Nothing has changed on my side so not sure what the root cause is.
Oddly, it starts working briefly if I ssh into each machine and fire up a Python repl and open a sqlite connection.
But then it stops working the moment that machine is stopped.
Are you using LiteFS? I suppose with a r/o database, there’d be no point, but equally SQLite doesn’t have a listener in the traditional TCP sense, so I’d wonder what actually would time out.
If you SSH into the machine, does the web app start working, or does SQLite only respond via Repl?
As it’s read only, I’m just using a sqlite file in the container.
The web app starts working once I’ve successfully made the connection via the repl.
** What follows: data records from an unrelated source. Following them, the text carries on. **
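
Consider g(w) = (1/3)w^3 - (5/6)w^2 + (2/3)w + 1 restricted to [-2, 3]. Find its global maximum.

The derivative is w^2 - (5/3)w + 2/3, which vanishes at w = 2/3 and w = 1.
Compare values at every candidate in [-2, 3]: g(-2) = -19/3; g(2/3) = 95/81; g(1) = 7/6; g(3) = 9/2.
Hence the absolute maximum is 9/2 at w = 3.

9/2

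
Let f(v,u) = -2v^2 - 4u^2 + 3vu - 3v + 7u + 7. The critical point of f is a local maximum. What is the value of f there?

232/23

∂f/∂v = -4v + 3u - 3 = 0 and ∂f/∂u = 3v - 8u + 7 = 0, so (v, u) = (-3/23, 19/23).
The Hessian has f_{vv} = -4, f_{uu} = -8, f_{vu} = 3, giving D = 23 > 0 with f_{vv} < 0, so the point is a local maximum.
f(-3/23, 19/23) = 232/23.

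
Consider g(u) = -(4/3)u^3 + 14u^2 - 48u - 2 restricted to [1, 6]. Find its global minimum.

-74

The derivative is -4u^2 + 28u - 48, which vanishes at u = 3 and u = 4.
Candidates: g(1) = -112/3, g(3) = -56, g(4) = -166/3, g(6) = -74.
The minimum over the interval is -74, attained at u = 6.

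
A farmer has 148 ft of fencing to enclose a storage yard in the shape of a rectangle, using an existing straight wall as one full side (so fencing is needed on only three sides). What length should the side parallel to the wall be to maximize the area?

74

Let the sides perpendicular to the wall have length x and the parallel side y, so 2x + y = 148 and the area is A = xy = x(148 − 2x).
A'(x) = 148 − 4x = 0 gives x = 37, and A''(x) = −4 < 0 confirms a maximum.
Then y = 148 − 2·37 = 74 and A = 2738.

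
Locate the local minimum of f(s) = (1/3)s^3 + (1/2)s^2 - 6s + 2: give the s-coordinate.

2

Critical points: f'(s) = s^2 + s - 6 vanishes at s = -3, 2.
Second-derivative test with f''(s) = 2s + 1: f''(-3) = -5 < 0 ⇒ local maximum; f''(2) = 5 > 0 ⇒ local minimum.
The local minimum is f(2) = -16/3.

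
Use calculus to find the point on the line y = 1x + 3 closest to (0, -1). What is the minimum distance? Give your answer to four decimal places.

Minimize D(x)^2 = (x + 0)^2 + (x + 4)^2.
d/dx[D^2] = 2(x + 0) + 2·1·(x + 4) = 0 ⇒ x = -2.
Then y = 1 and the distance is √(8) ≈ 2.8284.

2.8284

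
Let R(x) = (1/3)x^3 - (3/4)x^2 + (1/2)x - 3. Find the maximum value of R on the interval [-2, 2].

R'(x) = x^2 - (3/2)x + 1/2, which vanishes at x = 1/2 and x = 1.
Evaluating at the critical points and endpoints: R(-2) = -29/3; R(1/2) = -139/48; R(1) = -35/12; R(2) = -7/3.
Hence the absolute maximum is -7/3 at x = 2.

-7/3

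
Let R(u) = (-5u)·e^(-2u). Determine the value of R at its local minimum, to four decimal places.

R'(u) = (-5)·e^(-2u) + (-5u)·(-2)·e^(-2u) = (10u - 5)·e^(-2u). Since e^(-2u) > 0, the only critical point is u = 1/2.
R''(1/2) has the same sign as 10 > 0, so this is a local minimum.
R(1/2) = (-5/2)·e^(-1) ≈ -0.9197.

-0.9197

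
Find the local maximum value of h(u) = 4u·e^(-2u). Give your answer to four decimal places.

0.7358

h'(u) = 4·e^(-2u) + (4u)·(-2)·e^(-2u) = (-8u + 4)·e^(-2u). Since e^(-2u) > 0, the only critical point is u = 1/2.
h''(1/2) has the same sign as -8 < 0, so this is a local maximum.
h(1/2) = (2)·e^(-1) ≈ 0.7358.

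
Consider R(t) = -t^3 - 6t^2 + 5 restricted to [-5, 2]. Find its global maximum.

5

The derivative is -3t^2 - 12t, which vanishes at t = -4 and t = 0.
Compare values at every candidate in [-5, 2]: R(-5) = -20,  R(-4) = -27,  R(0) = 5,  R(2) = -27.
The maximum over the interval is 5, attained at t = 0.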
One theory I have there is that the timeout is different for the web request versus the repl over ssh.
But I’m not sure why this suddenly became a problem after a year.
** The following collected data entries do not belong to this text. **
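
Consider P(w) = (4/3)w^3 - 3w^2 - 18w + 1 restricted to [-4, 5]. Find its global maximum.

67/4

Differentiating, P'(w) = 4w^2 - 6w - 18; which vanishes at w = -3/2 and w = 3.
Candidates: P(-4) = -181/3,  P(-3/2) = 67/4,  P(3) = -44,  P(5) = 8/3.
Hence the absolute maximum is 67/4 at w = -3/2.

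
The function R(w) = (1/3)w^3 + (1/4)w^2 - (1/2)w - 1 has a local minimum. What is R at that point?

R'(w) = w^2 + (1/2)w - 1/2. Setting R'(w) = 0 gives w ∈ {-1, 1/2}.
Second-derivative test with R''(w) = 2w + 1/2: R''(-1) = -3/2 < 0 ⇒ local maximum; R''(1/2) = 3/2 > 0 ⇒ local minimum.
The local minimum is R(1/2) = -55/48.

-55/48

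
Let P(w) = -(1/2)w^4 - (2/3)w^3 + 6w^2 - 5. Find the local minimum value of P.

-5

P'(w) = -2w^3 - 2w^2 + 12w. Setting P'(w) = 0 gives w ∈ {-3, 0, 2}.
Since P''(w) = -6w^2 - 4w + 12, we get P''(-3) = -30 < 0 ⇒ local maximum; P''(0) = 12 > 0 ⇒ local minimum; P''(2) = -20 < 0 ⇒ local maximum.
So the local minimum value is P(0) = -5.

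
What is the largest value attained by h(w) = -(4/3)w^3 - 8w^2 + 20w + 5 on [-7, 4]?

Differentiating, h'(w) = -4w^2 - 16w + 20; which vanishes at w = -5 and w = 1.
Candidates: h(-7) = -209/3, h(-5) = -385/3, h(1) = 47/3, h(4) = -385/3.
The maximum over the interval is 47/3, attained at w = 1.

47/3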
Well, that is most odd. Does it all work if you run it under Docker on your development machine?
I don’t do Python myself, but maybe if you put your connection code here, someone might spot something. Also, do Python db drivers generally have a debug or logging mode that can be tried?
Finally, is your database file sitting on a volume, or is it part of your Docker image?
As long as a connection to the database has been made, all subsequent attempts (until machine restart) are fast.
I don’t think the first connection can be successful via the web page since it times out (since today). But if I shell in and either run a standalone script that connects or connect via the repl then all subsequent db connections (including via the web app) are fast.
OK, mystifying. Good detail on the question now though.
Can you make the project available on GitHub, or a cut-down version of the same? I am wondering if there’s something really small that would make a difference, like a minor upgrade to Python, and it might take someone tinkering to see what the issue is. Of course, it might be that there is a weirdness in Fly that upsets Python in particular.
Note: I just timed running my standalone script (that is just doing a sqlite3.connect) and it takes just over a minute to run the first time so I bet that delay is what’s timing out in the web app.
As the site outage is a huge problem for users, I’ve temporarily turned off auto_stop_machines and set min_machines_running = 1. It will cost a lot more but will hopefully avoid the issue until the root cause is found.